I have been actively buying and selling in the portfolio last week, and informing subscribers of new investment ideas has kept me away from the blog more than usual. But a chart I follow caught my attention this weekend and I think it could help investors determine the next move in the global oil price.
I keep waiting for the 3 year chart on Exxon Mobil (XOM-NYSE) to break out or break down. I have been following it since I started my blog earlier this year. I noticed that oil bad become the market’s favourite derivative on the overall market, and I think that continues today. At times, the market moves the global oil price; at other times oil moves the market. Their relationship changes, but investors are definitely linking them.
And if equities lead commodity pricing, then should be XOM one of the bellwether stocks that investors should follow. However, it has NOT benefited from the run up in the NYSE this year. In fact, it has been strangely silent on forecasting market direction or oil price direction for the last six months. But its 3 year chart tells me that is about to change.
I am not a specialist chart reader. But when long term wedges come to a head like this, it presages a big move one way or the other.
I see a couple bullish signs from this chart
- For the most part, the up moves had bigger volume than the down moves.

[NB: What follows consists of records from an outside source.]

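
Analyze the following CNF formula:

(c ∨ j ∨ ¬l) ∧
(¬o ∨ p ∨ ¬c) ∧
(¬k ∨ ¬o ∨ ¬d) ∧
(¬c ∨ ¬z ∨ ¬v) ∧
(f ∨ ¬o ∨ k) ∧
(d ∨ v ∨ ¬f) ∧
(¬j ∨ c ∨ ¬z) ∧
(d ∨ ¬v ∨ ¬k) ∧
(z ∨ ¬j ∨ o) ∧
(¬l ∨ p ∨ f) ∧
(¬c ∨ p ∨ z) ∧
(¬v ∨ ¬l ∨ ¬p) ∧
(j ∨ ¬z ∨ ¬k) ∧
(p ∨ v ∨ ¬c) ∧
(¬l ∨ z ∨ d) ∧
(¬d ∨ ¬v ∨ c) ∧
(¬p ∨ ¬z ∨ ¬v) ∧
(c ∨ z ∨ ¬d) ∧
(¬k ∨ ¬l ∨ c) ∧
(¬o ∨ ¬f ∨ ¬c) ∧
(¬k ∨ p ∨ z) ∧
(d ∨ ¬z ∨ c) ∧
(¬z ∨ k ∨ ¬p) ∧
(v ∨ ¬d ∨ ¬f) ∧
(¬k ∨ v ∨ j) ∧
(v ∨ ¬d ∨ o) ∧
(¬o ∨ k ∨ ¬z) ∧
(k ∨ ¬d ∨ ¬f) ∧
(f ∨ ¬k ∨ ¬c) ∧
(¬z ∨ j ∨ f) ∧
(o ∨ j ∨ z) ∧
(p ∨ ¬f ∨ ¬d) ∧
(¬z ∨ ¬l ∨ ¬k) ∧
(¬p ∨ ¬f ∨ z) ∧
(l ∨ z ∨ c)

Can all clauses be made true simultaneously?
No

No, the formula is not satisfiable.

No assignment of truth values to the variables can make all 35 clauses true simultaneously.

The formula is UNSAT (unsatisfiable).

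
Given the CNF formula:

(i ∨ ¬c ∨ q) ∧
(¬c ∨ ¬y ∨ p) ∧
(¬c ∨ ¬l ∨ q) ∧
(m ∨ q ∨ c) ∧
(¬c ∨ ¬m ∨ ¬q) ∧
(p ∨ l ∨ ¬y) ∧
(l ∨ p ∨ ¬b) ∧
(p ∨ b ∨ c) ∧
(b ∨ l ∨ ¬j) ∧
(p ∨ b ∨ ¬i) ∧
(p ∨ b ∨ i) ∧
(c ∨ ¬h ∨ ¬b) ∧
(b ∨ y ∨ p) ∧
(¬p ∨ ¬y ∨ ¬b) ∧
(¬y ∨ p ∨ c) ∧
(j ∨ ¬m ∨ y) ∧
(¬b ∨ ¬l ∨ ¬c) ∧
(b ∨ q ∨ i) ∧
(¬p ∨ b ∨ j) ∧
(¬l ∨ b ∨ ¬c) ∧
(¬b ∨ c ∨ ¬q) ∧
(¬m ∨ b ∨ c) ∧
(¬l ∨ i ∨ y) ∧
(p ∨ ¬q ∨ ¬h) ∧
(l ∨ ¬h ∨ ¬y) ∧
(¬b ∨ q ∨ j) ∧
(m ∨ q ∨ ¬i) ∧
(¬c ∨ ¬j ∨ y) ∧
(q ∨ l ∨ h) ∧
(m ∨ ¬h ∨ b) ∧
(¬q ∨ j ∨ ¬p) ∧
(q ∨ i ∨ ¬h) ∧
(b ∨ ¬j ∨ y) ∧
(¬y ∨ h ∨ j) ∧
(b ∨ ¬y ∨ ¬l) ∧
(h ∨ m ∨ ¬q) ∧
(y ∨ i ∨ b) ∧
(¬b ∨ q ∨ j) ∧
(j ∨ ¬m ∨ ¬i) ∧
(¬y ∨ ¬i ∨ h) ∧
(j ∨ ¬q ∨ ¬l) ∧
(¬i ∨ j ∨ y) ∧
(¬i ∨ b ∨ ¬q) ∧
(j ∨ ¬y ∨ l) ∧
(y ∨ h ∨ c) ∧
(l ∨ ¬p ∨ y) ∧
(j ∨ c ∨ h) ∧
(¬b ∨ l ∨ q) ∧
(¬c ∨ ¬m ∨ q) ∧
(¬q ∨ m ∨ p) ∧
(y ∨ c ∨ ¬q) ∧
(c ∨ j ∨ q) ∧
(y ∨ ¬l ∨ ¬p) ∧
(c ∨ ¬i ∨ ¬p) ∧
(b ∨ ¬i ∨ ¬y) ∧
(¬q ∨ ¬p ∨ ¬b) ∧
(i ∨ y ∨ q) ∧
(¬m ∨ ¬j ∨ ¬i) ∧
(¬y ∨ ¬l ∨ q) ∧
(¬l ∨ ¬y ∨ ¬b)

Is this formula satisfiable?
No

No, the formula is not satisfiable.

No assignment of truth values to the variables can make all 60 clauses true simultaneously.

The formula is UNSAT (unsatisfiable).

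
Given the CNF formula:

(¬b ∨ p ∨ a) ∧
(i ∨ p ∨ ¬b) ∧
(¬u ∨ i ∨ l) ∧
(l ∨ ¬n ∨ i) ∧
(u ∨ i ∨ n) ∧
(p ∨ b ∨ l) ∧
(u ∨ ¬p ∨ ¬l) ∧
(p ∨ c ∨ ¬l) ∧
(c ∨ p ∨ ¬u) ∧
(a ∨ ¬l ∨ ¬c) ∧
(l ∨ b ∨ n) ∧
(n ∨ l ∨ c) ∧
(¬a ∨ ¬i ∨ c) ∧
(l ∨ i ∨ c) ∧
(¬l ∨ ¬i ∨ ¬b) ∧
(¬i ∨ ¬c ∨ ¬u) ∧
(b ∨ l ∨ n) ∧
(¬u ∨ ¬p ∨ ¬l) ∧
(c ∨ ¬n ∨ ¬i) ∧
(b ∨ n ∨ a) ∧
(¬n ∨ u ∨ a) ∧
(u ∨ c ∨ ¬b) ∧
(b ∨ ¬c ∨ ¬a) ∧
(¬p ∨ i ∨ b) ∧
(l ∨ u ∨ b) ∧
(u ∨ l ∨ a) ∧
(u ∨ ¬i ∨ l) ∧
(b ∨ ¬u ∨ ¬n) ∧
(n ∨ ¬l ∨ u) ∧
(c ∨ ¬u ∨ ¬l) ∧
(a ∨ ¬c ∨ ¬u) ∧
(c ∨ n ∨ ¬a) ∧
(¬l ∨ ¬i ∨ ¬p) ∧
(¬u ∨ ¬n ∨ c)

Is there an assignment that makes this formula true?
No

No, the formula is not satisfiable.

No assignment of truth values to the variables can make all 34 clauses true simultaneously.

The formula is UNSAT (unsatisfiable).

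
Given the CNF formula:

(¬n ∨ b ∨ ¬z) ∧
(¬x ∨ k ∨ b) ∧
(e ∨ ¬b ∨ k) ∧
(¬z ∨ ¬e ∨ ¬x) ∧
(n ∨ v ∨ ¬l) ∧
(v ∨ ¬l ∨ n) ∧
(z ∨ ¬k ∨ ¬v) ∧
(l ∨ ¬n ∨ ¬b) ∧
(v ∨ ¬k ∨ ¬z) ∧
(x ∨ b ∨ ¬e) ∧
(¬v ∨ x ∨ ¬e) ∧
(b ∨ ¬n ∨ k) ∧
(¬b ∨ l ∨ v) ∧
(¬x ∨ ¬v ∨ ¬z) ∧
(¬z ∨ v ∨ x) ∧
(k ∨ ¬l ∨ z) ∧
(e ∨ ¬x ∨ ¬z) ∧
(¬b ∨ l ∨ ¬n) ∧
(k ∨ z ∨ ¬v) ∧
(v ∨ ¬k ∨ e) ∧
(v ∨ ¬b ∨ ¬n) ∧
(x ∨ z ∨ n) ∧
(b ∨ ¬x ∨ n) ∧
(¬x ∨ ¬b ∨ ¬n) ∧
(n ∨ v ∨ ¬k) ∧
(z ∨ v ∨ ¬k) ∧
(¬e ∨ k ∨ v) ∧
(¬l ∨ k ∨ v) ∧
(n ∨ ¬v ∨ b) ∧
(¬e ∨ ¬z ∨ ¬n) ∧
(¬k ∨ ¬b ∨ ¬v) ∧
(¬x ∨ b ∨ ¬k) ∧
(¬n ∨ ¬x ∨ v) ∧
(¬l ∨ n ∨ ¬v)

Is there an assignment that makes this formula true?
No

No, the formula is not satisfiable.

No assignment of truth values to the variables can make all 34 clauses true simultaneously.

The formula is UNSAT (unsatisfiable).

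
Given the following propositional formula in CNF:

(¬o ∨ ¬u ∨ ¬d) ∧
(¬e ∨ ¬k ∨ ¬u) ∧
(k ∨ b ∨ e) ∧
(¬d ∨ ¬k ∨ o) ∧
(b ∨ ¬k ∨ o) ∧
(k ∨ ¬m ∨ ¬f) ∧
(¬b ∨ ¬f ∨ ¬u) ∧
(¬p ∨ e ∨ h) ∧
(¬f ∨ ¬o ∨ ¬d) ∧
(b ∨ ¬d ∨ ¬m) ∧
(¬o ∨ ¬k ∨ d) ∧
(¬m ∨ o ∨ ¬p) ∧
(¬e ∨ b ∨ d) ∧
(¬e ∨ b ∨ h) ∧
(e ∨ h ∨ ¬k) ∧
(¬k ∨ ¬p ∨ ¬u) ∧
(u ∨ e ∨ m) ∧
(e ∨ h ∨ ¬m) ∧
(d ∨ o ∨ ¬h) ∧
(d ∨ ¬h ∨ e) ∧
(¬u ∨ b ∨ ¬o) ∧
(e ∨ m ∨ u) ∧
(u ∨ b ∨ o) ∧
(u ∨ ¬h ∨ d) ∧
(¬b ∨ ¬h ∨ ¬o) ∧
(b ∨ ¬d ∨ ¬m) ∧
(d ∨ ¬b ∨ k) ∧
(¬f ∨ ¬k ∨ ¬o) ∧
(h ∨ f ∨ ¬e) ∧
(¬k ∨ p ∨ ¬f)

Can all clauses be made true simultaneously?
Yes

Yes, the formula is satisfiable.

One satisfying assignment is: b=True, k=False, u=True, e=False, p=False, h=False, m=False, f=False, o=False, d=True

Verification: With this assignment, all 30 clauses evaluate to true.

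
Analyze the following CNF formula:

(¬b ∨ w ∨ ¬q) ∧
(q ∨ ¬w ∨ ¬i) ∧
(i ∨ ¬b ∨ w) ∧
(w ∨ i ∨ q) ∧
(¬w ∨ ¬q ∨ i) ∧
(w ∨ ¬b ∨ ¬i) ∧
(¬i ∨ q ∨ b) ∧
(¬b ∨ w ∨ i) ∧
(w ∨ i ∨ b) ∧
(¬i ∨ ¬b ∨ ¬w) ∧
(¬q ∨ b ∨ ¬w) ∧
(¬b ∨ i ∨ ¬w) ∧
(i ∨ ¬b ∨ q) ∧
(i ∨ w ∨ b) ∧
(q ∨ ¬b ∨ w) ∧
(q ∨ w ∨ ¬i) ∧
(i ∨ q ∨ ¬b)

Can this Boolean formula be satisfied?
Yes

Yes, the formula is satisfiable.

One satisfying assignment is: i=False, w=True, q=False, b=False

Verification: With this assignment, all 17 clauses evaluate to true.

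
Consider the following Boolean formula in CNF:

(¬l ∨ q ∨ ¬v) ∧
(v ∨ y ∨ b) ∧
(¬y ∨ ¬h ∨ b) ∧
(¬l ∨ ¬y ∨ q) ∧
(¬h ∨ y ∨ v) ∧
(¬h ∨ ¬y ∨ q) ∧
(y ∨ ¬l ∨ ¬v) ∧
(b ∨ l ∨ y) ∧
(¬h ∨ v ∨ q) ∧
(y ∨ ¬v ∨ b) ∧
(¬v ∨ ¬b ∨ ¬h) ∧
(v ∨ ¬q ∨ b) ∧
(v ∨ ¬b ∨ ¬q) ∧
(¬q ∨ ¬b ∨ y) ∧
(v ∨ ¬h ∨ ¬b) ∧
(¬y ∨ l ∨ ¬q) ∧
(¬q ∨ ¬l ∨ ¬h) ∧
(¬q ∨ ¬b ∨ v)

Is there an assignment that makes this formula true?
Yes

Yes, the formula is satisfiable.

One satisfying assignment is: y=True, l=False, b=False, h=False, q=False, v=False

Verification: With this assignment, all 18 clauses evaluate to true.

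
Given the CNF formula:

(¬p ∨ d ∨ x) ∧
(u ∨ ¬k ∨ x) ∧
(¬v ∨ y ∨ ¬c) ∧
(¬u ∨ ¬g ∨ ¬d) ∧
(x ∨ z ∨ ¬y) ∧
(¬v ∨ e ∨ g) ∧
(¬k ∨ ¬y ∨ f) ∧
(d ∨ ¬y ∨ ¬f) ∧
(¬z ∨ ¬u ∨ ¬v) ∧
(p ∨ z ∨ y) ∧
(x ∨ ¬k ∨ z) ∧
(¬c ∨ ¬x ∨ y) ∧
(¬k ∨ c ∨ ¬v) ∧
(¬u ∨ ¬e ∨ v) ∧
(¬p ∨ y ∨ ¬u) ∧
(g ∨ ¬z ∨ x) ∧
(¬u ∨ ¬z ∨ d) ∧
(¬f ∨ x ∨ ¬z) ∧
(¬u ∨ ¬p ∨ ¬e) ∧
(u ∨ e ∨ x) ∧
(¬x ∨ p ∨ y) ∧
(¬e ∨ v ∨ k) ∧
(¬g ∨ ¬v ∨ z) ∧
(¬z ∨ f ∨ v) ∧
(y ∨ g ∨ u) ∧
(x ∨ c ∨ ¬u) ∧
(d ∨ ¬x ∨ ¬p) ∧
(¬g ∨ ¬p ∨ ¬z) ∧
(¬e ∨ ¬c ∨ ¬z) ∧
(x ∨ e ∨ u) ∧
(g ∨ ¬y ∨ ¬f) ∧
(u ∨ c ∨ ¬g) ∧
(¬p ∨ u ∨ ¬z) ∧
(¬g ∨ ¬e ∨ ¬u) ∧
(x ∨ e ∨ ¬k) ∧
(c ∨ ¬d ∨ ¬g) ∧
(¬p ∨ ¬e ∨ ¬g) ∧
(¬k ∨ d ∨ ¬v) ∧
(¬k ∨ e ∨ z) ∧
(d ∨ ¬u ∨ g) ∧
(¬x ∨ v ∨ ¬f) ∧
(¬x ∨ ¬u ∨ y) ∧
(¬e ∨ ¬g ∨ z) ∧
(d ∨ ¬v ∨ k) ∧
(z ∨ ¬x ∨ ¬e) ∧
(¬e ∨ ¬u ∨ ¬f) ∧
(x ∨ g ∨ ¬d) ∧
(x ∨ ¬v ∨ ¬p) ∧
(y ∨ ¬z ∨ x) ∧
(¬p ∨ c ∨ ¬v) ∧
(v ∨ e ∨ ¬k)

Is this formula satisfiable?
Yes

Yes, the formula is satisfiable.

One satisfying assignment is: y=True, d=True, u=True, v=False, f=False, k=False, c=False, e=False, z=False, p=True, x=True, g=False

Verification: With this assignment, all 51 clauses evaluate to true.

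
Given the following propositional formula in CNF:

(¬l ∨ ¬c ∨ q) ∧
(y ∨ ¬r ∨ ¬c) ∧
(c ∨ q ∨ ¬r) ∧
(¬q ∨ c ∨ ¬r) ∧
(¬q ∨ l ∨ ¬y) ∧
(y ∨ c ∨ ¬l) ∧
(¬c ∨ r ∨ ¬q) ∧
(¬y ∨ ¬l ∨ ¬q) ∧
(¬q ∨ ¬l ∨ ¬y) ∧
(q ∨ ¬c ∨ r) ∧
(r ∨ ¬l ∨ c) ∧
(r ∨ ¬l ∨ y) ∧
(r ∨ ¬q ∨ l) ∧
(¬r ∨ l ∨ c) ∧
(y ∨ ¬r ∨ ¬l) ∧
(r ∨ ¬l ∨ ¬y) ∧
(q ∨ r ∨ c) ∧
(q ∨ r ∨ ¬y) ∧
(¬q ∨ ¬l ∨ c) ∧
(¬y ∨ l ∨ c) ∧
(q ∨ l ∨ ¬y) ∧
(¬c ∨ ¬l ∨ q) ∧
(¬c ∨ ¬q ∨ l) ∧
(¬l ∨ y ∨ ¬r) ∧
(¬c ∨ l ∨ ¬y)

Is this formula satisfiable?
No

No, the formula is not satisfiable.

No assignment of truth values to the variables can make all 25 clauses true simultaneously.

The formula is UNSAT (unsatisfiable).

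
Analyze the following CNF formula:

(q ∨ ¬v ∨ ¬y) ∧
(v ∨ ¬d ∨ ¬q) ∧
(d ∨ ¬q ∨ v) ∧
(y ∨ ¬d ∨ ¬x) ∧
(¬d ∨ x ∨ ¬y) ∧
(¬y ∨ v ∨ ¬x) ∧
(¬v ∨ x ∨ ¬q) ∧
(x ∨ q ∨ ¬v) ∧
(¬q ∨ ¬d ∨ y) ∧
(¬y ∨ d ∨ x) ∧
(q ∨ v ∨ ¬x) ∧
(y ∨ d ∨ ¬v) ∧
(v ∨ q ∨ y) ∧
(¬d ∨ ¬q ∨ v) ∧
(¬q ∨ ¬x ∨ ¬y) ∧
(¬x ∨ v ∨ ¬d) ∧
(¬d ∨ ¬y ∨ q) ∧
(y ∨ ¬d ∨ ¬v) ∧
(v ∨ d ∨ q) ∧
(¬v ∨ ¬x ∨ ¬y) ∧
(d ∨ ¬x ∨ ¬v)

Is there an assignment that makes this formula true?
No

No, the formula is not satisfiable.

No assignment of truth values to the variables can make all 21 clauses true simultaneously.

The formula is UNSAT (unsatisfiable).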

- This type of chart is called a wedge or pennant formation, which are normally “continuation” patterns – they are just pauses in the dominant trend. However, the longer a chart consolidates in its wedge or pennant, the more likely it is to be a trend reversal, and not a continuation. This Exxon chart has consolidated a long time, but is it long enough?
- The five year chart actually looks like a bullish declining wedge chart.